Mots-clés : droit à l’exécution • nullité des actes de procédure • nullité de fond • grief • renvoi après cassation •forclusion

La Cour de cassation confirme qu’une adresse inexacte dans un acte de procédure est une nullité de forme qui peut causer un grief si elle empêche l’exécution. La Cour de cassation rappelle en outre la nature particulière de la déclaration de saisine de la cour d’appel de renvoi après cassation. Il ne s’agit pas d’une demande en justice. En conséquence, une déclaration de saisine annulée n’interrompt pas le délai pour saisir la juridiction de renvoi.


 

La Cour de cassation vient de rendre un arrêt qui réjouira les processualistes et les praticiens de l’exécution sur un point : elle y réaffirme que l’exécution d’une décision de justice est le prolongement nécessaire de celle-ci. Sur cette base, elle confirme un arrêt d’appel qui avait déclaré nulle une déclaration de saisine après cassation comportant une adresse inexacte. En effet, cette irrégularité, de forme, avait causé un grief à la partie adverse car elle empêchait l’exécution (II).

Les processualistes prendront en outre connaissance avec intérêt d’un second point que la Cour de cassation tranche dans son arrêt. Il concerne les effets de l’annulation de la déclaration de saisine de la cour d’appel de renvoi. Contrairement à la déclaration d’appel qui, même nulle, comporte un effet interruptif, la Cour de cassation estime que tel n'est pas le cas de la déclaration de saisine de la juridiction de renvoi n’en a pas. C’est un élément de plus dans le régime propre à la procédure sur renvoi après cassation (III).

Avant de développer ces deux points, il est nécessaire de faire un rappel des faits et de la procédure pour espérer s’y retrouver, tant cette affaire est touffue (I).

I. Plus de dix-huit ans de procédure, trois instances distinctes, deux cassations : la saga Medianor

A. Les procédures jusqu’à l’incident ayant donné lieu à l’arrêt commenté

Cette affaire commence classiquement par un concours bancaire accordé par une banque (la Société Générale) à une société (Medianor). Tout aussi classiquement, le dirigeant s’est porté caution de sa société envers la banque et sa femme a acquiescé au cautionnement.

Pour continuer dans le classicisme, la société a fait l’objet d’un redressement puis d’une liquidation judiciaire en 2000, soit il y a plus de vingt ans.

Trois actions sont, toujours classiquement, nées de cette situation.

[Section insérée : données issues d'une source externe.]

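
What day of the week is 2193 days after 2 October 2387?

Sunday

Oct 2, 2387 is a Friday.
2193 mod 7 = 2, so 2193 days after a Friday is Friday + 2 = Sunday.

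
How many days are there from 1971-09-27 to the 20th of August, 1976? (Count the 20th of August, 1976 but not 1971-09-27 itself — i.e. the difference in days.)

1789

Sep 27, 1971 → Sep 27, 1972: 366 days (Feb 29, 1972 is in that span).
Sep 27, 1972 → Sep 27, 1973: 365 days.
Sep 27, 1973 → Sep 27, 1974: 365 days.
Sep 27, 1974 → Sep 27, 1975: 365 days.
Sep 27, 1975 → Oct 27, 1975: 30 days (September has 30).
Oct 27, 1975 → Nov 27, 1975: 31 days (October has 31).
Nov 27, 1975 → Dec 27, 1975: 30 days (November has 30).
Dec 27, 1975 → Jan 27, 1976: 31 days (December has 31).
Jan 27, 1976 → Feb 27, 1976: 31 days (January has 31).
Feb 27, 1976 → Mar 27, 1976: 29 days (February has 29).
Mar 27, 1976 → Apr 27, 1976: 31 days (March has 31).
Apr 27, 1976 → May 27, 1976: 30 days (April has 30).
May 27, 1976 → Jun 27, 1976: 31 days (May has 31).
Jun 27, 1976 → Jul 27, 1976: 30 days (June has 30).
Jul 27, 1976 → Aug 20, 1976: 24 days.
Total: 1789 days.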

La première est une action en soutien abusif, introduite par le liquidateur judiciaire contre la banque. Un tribunal de commerce a condamné la banque en 2003 et une cour d’appel a confirmé ce jugement en 2006. Faute d’indication complémentaire, il semble que cette première action est soldée.

La deuxième est une action en responsabilité du dirigeant et de sa femme, à nouveau contre la banque, en réparation de leur préjudice personnel résultant de leur engagement de caution. Un arrêt d’appel a condamné la banque en 2012. Cette décision a été partiellement cassée en 2014 (Cass. civ. 2, 28 janvier 2014, n° 12-27.703, F-P+B) [1]. Puis la cour d’appel de renvoi a sursis à statuer dans l’attente de la décision à intervenir dans la troisième action dont nous allons parler juste après (CA Douai, 4 février 2016, RG n° 14/04029 (N° Lexbase : A3301PKH).

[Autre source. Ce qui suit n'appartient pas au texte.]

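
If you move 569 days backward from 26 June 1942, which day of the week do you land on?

Wednesday

First find the weekday of Jun 26, 1942. Doomsday rule: the anchor day for the 1900s is Wednesday. For year 42: 42÷12 = 3 r 6, and 6÷4 = 1, so 3+6+1 = 10.
Wednesday + 10 ≡ Saturday — that's 1942's doomsday.
In June the doomsday date is Jun 6.
Jun 26 is 20 days after Jun 6; 20 mod 7 = 6, so Saturday + 6 = Friday.
569 mod 7 = 2, so 569 days before a Friday is Friday − 2 = Wednesday.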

Dans l’arrêt commenté, la Cour de cassation s’arrête ici dans le rappel des faits de cette deuxième action. En réalité, il apparaît qu’elle a repris par la suite et s’est conclue par un arrêt de la cour d’appel de renvoi du 28 mai 2020. Cet arrêt a débouté le dirigeant et sa femme de l’ensemble de leurs demandes à l’encontre de la banque (CA Douai, 28 mai 2020, n° 16/05552, N° Lexbase : A49873MN). Nous ne savons pas si un pourvoi a été formé comme cet arrêt et serait encore pendant.

La troisième est une action de la banque à l’encontre du dirigeant et de sa femme en leur qualité de caution. C’est l’action qui a donné lieu à l’arrêt commenté. En 2013, le tribunal de commerce de Lille a :

- condamné le dirigeant et sa femme à payer 76 224,50 euros à la banque, avec intérêts légaux à compter de l'assignation du 8 novembre 2010, outre 5 000 euros au titre de l’article 700 du Code de procédure civile (N° Lexbase : L1253IZG) ; 
- et ordonné la capitalisation des intérêts.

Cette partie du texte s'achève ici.